Prove $\sum_{d | n} \mu(d) (\log(d))^2=0$

Question

If $n$ is a positive integer with more than 2 distinct prime factors, how to prove that $\sum_{d | n} \mu(d) (\log(d))^2=0$?

I struggle on how to continue from this.

Suppose $n=p_1 p_2 ... p_r$, because $\mu(d) \neq 0$ for square free $n$.

$\sum_{d | n} \mu(d) \log^2(d)=(-1)\sum_{p_i|n}\log^2(p_i)+(-1)^2\sum_{p_i|n,p_j|n,p_i\neq p_j}\log^2(p_i p_j)+...+(-1)^r\log^2(p_1 p_2 ... p_r)$

I thought of changing $\log^2(p_i p_j)$ to $(\log p_i + \log p_j)^2$, but still stuck.

How to prove this statement? If the way that I've shown won't work, feel free to suggest another way to prove this.

Answer 1

As you said, WLOG we can assume $n$ is square-free. Let $P$ be the set of prime divisors of $n$. Firstly, if $a(n)$ is additive and $n$ is composite, then $$\sum_{d|n}\mu(d)a(d)=\sum_{S\subseteq P}(-1)^{|S|}a\left(\prod_{p\in S}p\right)=\sum_{S\subseteq P}(-1)^{|S|}\sum_{p\in S}a\left(p\right)=0$$ by the inclusion-exclusion principle. While $\log(n)^2$ is not additive, $\log(n)$ is. Rewriting your expansion of the sum in question more compactly $$\sum_{d\mid n}\mu(d)\log(d)^2=\sum_{S\subseteq P}(-1)^{|S|}\log\left(\prod_{p\in S}p\right)^2\\ =\sum_{S\subseteq P}(-1)^{|S|} \sum_{p\in S}\sum_{q\in S}\log p \log q\\ =\sum_{p\in P}\log p\sum_{S\subseteq P\\ p\in S}(-1)^{|S|}\sum_{q\in S}\log q\\ =\sum_{p\in P}\log p\sum_{S\subseteq P-\{p\}}(-1)^{|S|}\left(\log p+\sum_{q\in S}\log q\right).$$ Now, $$\sum_{S\subseteq P-\{p\}}(-1)^{|S|}\sum_{q\in S}\log q=\sum_{d\mid n/p}\mu(d)\log(d)=0$$ if $n/p$ is composite. By the inclusion-exclusion principle, $$\sum_{S\subseteq P-\{p\}}(-1)^{|S|}\log p = \log p\sum_{S\subseteq P-\{p\}}(-1)^{|S|}=0$$ if $n$ is composite ($|P-\{p\}|\geq 1)$. We conclude that if $n$ has at least $3$ prime divisors, then $$\sum_{d\mid n}\mu(d)\log(d)^2=0.$$

This analysis works for the square of any additive function $a(n)$ and can be generalized through induction to show that $$\sum_{d\mid n}\mu(d)a(d)^k=0$$ if $n$ has at least $k+1$ distinct prime factors.

Answer 2

As you noted, it's obvious that $\prod_{i=1}^k p_i^{a_i}$ (where $p_i$ is prime and $a_i\geq 1$) and $\prod_{i=1}^k p_i$ will have the same result when the sum is evaluated, so let's just assume that $n=\prod_{i=1}^k p_i$

Denote $S_i$ as the set of all divisors of $n$ that contain exactly $i$ prime factors. For example, $S_0=\{\}$, $S_1=\{p_1,p_2,\ldots p_k\}$ and $S_n=\{p_1p_2\ldots p_k\}$.

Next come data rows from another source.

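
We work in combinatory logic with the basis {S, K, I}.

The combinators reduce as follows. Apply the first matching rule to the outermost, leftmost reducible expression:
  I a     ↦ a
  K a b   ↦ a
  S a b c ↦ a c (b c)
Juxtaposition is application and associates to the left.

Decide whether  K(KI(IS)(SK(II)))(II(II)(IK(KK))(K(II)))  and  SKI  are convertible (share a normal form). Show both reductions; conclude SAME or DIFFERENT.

Term A:
  start: K(KI(IS)(SK(II)))(II(II)(IK(KK))(K(II)))
  →1  KI(IS)(SK(II))
  →2  I(SK(II))
  →3  SK(II)
  →4  SKI

Term B:
  start: SKI

Answer: SAME — A ⇓ SKI, B ⇓ SKI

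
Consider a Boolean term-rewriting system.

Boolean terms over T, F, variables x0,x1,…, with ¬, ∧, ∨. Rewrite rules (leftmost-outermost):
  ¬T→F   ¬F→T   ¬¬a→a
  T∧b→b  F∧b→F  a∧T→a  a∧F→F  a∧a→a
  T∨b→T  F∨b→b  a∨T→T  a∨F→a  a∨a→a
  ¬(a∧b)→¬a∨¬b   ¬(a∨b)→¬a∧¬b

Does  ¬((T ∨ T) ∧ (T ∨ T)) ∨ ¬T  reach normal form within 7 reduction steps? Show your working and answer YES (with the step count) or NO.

Answer: YES — reaches normal form F in 6 ≤ 7 steps

Working:
  start: ¬((T ∨ T) ∧ (T ∨ T)) ∨ ¬T
  [1] (¬(T ∨ T) ∨ ¬(T ∨ T)) ∨ ¬T
  [2] ¬(T ∨ T) ∨ ¬T
  [3] (¬T ∧ ¬T) ∨ ¬T
  [4] ¬T ∨ ¬T
  [5] ¬T
  [6] F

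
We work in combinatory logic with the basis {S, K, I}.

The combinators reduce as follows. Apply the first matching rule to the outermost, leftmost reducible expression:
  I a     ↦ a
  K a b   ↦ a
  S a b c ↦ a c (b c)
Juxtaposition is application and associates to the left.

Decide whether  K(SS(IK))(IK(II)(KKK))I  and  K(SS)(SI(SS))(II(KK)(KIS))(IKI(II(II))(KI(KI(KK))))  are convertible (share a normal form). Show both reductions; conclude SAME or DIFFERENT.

Answer: SAME — A ⇓ SI(KI), B ⇓ SI(KI)

Derivation:
Term A:
  start: K(SS(IK))(IK(II)(KKK))I
  →1  SS(IK)I
  →2  SI(IKI)
  →3  SI(KI)

Term B:
  start: K(SS)(SI(SS))(II(KK)(KIS))(IKI(II(II))(KI(KI(KK))))
  →1  SS(II(KK)(KIS))(IKI(II(II))(KI(KI(KK))))
  →2  S(IKI(II(II))(KI(KI(KK))))(II(KK)(KIS)(IKI(II(II))(KI(KI(KK)))))
  →3  S(KI(II(II))(KI(KI(KK))))(II(KK)(KIS)(IKI(II(II))(KI(KI(KK)))))
  →4  S(I(KI(KI(KK))))(II(KK)(KIS)(IKI(II(II))(KI(KI(KK)))))
  →5  S(KI(KI(KK)))(II(KK)(KIS)(IKI(II(II))(KI(KI(KK)))))
  →6  SI(II(KK)(KIS)(IKI(II(II))(KI(KI(KK)))))
  →7  SI(I(KK)(KIS)(IKI(II(II))(KI(KI(KK)))))
  →8  SI(KK(KIS)(IKI(II(II))(KI(KI(KK)))))
  →9  SI(K(IKI(II(II))(KI(KI(KK)))))
  →10  SI(K(KI(II(II))(KI(KI(KK)))))
  →11  SI(K(I(KI(KI(KK)))))
  →12  SI(K(KI(KI(KK))))
  →13  SI(KI)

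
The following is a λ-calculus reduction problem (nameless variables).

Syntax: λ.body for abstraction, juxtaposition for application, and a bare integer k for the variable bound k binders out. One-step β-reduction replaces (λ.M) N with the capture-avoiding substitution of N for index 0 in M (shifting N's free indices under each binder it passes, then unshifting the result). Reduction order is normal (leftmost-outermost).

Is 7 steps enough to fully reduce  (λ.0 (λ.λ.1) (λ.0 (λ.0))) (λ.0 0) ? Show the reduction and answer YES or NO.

Answer: YES — reaches normal form λ.λ.1 in 4 ≤ 7 steps

Derivation:
  start: (λ.0 (λ.λ.1) (λ.0 (λ.0))) (λ.0 0)
  →1  (λ.0 0) (λ.λ.1) (λ.0 (λ.0))
  →2  (λ.λ.1) (λ.λ.1) (λ.0 (λ.0))
  →3  (λ.λ.λ.1) (λ.0 (λ.0))
  →4  λ.λ.1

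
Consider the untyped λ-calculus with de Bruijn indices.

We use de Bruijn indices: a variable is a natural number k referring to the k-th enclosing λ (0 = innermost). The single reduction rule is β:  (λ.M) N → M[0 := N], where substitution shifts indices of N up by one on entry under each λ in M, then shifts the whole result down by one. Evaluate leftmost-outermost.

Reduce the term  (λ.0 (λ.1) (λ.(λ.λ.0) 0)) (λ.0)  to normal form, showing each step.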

Our sum is equivalent to $$\sum_{i=0}^k\sum_{s\in S_i} \mu(s)\log^2(s)$$ $$=\sum_{i=0}^k (-1)^i\sum_{s\in S_i} \log^2(s)$$ While we can directly compute this inner sum, it will be better to exploit symmetry. For a fixed $i$, we will have $\binom{k}{i}$ different possibilities for $s$. We will then expand $(\log s)^2$, where $s$ is a product of $i$ primes. For any $s$, this expansion will have $i$ terms of the form $\log^2 p$ (where $p$ is a prime) and $i(i-1)$ terms of the form $(\log p)(\log q)$ (where $p$ and $q$ are distinct primes). Using the fact that this sum is symmetric, we get that for a fixed $i$, $$\sum_{s\in S_i} \log^2 (s)=\frac{i}{k}\binom{k}{i}\sum_{j=1}^k \log^2 (p_j)+\frac{i(i-1)}{k(k-1)}\binom{k}{i}\sum_{\substack{l,m\in [1,k]\\l\neq m}}(\log p_l)(\log p_m)$$ We can define the sums $\sum_{j=1}^k \log^2 (p_j)$ and $\sum_{\substack{l,m\in [1,k]\\l\neq m}}(\log p_l)(\log p_m)$ as constant $P_1$ and $P_2$. Hence, our original expression is equivalent to $$=\sum_{i=0}^k (-1)^i\left(\frac{i}{k}\binom{k}{i}P_1+\frac{i(i-1)}{k(k-1)}\binom{k}{i}P_2\right)$$ $$=\sum_{i=0}^k (-1)^i\left(\binom{k-1}{i-1}P_1+\binom{k-2}{i-2}P_2\right)$$ $$=P_1\sum_{i=0}^k \binom{k-1}{i-1}(-1)^i+P_2\sum_{i=0}^k\binom{k-2}{i-2}(-1)^i$$ When $k-2>0$, using binomial theorem, both of these sums evaluate to $0$, hence our expression is equivalent to $$=P_1(0)+P_2(0)$$ $$=\boxed{0}$$